Since PHACTR2-AS1 is the regulatory target of the enhancer containing rs9390123 and rs9399451, the function and transcript location of this gene in lung cells were investigated. To determine the location of the lncRNA PHACTR2-AS1, nuclear and cytoplasmic RNA was isolated and quantified separately. As shown in Fig. S3, this lncRNA is predominantly expressed in the nucleus. To investigate the function of PHACTR2-AS1 in lung cells, a stable knockdown cell line was constructed using Beas-2B cells by transfecting a lentivirus containing shRNA, and the knockdown efficiency is displayed in Fig. 6A. In Fig. 6A, the left panel is the PCR result for GAPDH and the right panel is for PHACTR2-AS1. For each part, the four lanes, from left to right, are ladder (L), Mock (MC), negative control (NC) and knockdown (KD) cells, respectively. The arrow in Fig. 6A points out the position of the PHACTR2-AS1 PCR product. As shown in Fig. 6A, PHACTR2-AS1 expression is persistent in the NC but decreased to undetectable amount in the KD cells, which indicates that the transfection efficiency was high and the knockdown was successful. Cell proliferation was evaluated with an MTT assay. As shown in Fig. 6B, cell proliferation was significantly inhibited in the KD group compared with that of the control group (P=0.0017 and <10⁻⁵ for days 3 and 4, respectively). The number of formed clones was also significantly decreased after PHACTR2-AS1 knockdown (P=0.00085; Fig. 6C). Migration and wound healing abilities were also significantly attenuated after knockdown (P=0.00048 and 0.00024, respectively; Fig. 6D and E).

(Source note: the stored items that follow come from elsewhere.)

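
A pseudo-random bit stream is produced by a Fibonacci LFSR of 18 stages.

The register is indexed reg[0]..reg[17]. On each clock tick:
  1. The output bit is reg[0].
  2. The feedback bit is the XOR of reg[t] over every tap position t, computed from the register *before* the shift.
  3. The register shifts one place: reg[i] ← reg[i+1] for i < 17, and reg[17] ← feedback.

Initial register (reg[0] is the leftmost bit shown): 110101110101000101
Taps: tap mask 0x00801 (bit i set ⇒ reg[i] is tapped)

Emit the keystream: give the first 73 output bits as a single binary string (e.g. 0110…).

step | reg (before) | out | fb
   0 | 110101110101000101 | 1 | 0
   1 | 101011101010001010 | 1 | 1
   2 | 010111010100010101 | 0 | 0
   3 | 101110101000101010 | 1 | 1
   4 | 011101010001010101 | 0 | 1
   5 | 111010100010101011 | 1 | 1
   6 | 110101000101010111 | 1 | 0
   7 | 101010001010101110 | 1 | 1
   8 | 010100010101011101 | 0 | 1
   9 | 101000101010111011 | 1 | 1
  10 | 010001010101110111 | 0 | 1
  11 | 100010101011101111 | 1 | 0
  12 | 000101010111011110 | 0 | 1
  13 | 001010101110111101 | 0 | 0
  14 | 010101011101111010 | 0 | 1
  15 | 101010111011110101 | 1 | 0
  16 | 010101110111101010 | 0 | 1
  17 | 101011101111010101 | 1 | 0
  18 | 010111011110101010 | 0 | 0
  19 | 101110111101010100 | 1 | 0
  20 | 011101111010101000 | 0 | 0
  21 | 111011110101010000 | 1 | 0
  22 | 110111101010100000 | 1 | 1
  23 | 101111010101000001 | 1 | 0
  24 | 011110101010000010 | 0 | 0
  25 | 111101010100000100 | 1 | 1
  26 | 111010101000001001 | 1 | 1
  27 | 110101010000010011 | 1 | 1
  28 | 101010100000100111 | 1 | 1
  29 | 010101000001001111 | 0 | 1
  30 | 101010000010011111 | 1 | 1
  31 | 010100000100111111 | 0 | 0
  32 | 101000001001111110 | 1 | 0
  33 | 010000010011111100 | 0 | 1
  34 | 100000100111111001 | 1 | 0
  35 | 000001001111110010 | 0 | 1
  36 | 000010011111100101 | 0 | 1
  37 | 000100111111001011 | 0 | 1
  38 | 001001111110010111 | 0 | 0
  39 | 010011111100101110 | 0 | 0
  40 | 100111111001011100 | 1 | 0
  41 | 001111110010111000 | 0 | 0
  42 | 011111100101110000 | 0 | 1
  43 | 111111001011100001 | 1 | 0
  44 | 111110010111000010 | 1 | 0
  45 | 111100101110000100 | 1 | 1
  46 | 111001011100001001 | 1 | 1
  47 | 110010111000010011 | 1 | 1
  48 | 100101110000100111 | 1 | 1
  49 | 001011100001001111 | 0 | 1
  50 | 010111000010011111 | 0 | 0
  51 | 101110000100111110 | 1 | 1
  52 | 011100001001111101 | 0 | 1
  53 | 111000010011111011 | 1 | 0
  54 | 110000100111110110 | 1 | 0
  55 | 100001001111101100 | 1 | 0
  56 | 000010011111011000 | 0 | 1
  57 | 000100111110110001 | 0 | 0
  58 | 001001111101100010 | 0 | 1
  59 | 010011111011000101 | 0 | 1
  60 | 100111110110001011 | 1 | 1
  61 | 001111101100010111 | 0 | 0
  62 | 011111011000101110 | 0 | 0
  63 | 111110110001011100 | 1 | 0
  64 | 111101100010111000 | 1 | 1
  65 | 111011000101110001 | 1 | 0
  66 | 110110001011100010 | 1 | 0
  67 | 101100010111000100 | 1 | 0
  68 | 011000101110001000 | 0 | 0
  69 | 110001011100010000 | 1 | 1
  70 | 100010111000100001 | 1 | 1
  71 | 000101110001000011 | 0 | 1
  72 | 001011100010000111 | 0 | 0

1101011101010001010101110111101010100000100111111001011100001001111101100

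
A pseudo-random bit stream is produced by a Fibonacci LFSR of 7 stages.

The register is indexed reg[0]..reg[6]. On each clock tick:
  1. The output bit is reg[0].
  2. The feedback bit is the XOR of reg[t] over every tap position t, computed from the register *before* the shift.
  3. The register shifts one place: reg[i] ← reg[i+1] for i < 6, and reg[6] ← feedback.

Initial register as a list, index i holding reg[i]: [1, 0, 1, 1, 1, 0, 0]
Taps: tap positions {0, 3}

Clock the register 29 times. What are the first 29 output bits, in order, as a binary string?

k : reg_k → out_k, fb_k
0: 1011100 → 1, fb=0
1: 0111000 → 0, fb=1
2: 1110001 → 1, fb=1
3: 1100011 → 1, fb=1
4: 1000111 → 1, fb=1
5: 0001111 → 0, fb=1
6: 0011111 → 0, fb=1
7: 0111111 → 0, fb=1
8: 1111111 → 1, fb=0
9: 1111110 → 1, fb=0
10: 1111100 → 1, fb=0
11: 1111000 → 1, fb=0
12: 1110000 → 1, fb=1
13: 1100001 → 1, fb=1
14: 1000011 → 1, fb=1
15: 0000111 → 0, fb=0
16: 0001110 → 0, fb=1
17: 0011101 → 0, fb=1
18: 0111011 → 0, fb=1
19: 1110111 → 1, fb=1
20: 1101111 → 1, fb=0
21: 1011110 → 1, fb=0
22: 0111100 → 0, fb=1
23: 1111001 → 1, fb=0
24: 1110010 → 1, fb=1
25: 1100101 → 1, fb=1
26: 1001011 → 1, fb=0
27: 0010110 → 0, fb=0
28: 0101100 → 0, fb=1

10111000111111100001110111100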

To substantiate the function of PHACTR2-AS1 in tumorigenic lung cells, we further transfected lung cancer cell line A549 with the lentivirus. As shown in Fig. 7A, PH2ACTR2-AS1 expression was similar in the mock and negative control (NC) (P>0.05). After RNA interference, PH2ACTR2-AS1 expression was decreased ~40% (Fig. 7A) compared with the mock and NC, which indicates that the transfection efficiency was high. Consequently, the cell count was reduced significantly at day 2, 3 and 4 (all P=0.0012, <10⁻⁵ and 0.0011, respectively; Fig. 7B). Meanwhile, the clone formation (P=0.00012; Fig. 7C), migration (P<10⁻⁶; Fig. 7D) and wound healing (P=0.00062; Fig. 7E) abilities were also significantly inhibited. Overall, these results indicated that PHACTR2-AS1 can promote lung cell proliferation and migration in vitro, and suggested that it could be a novel oncogene for lung cancer.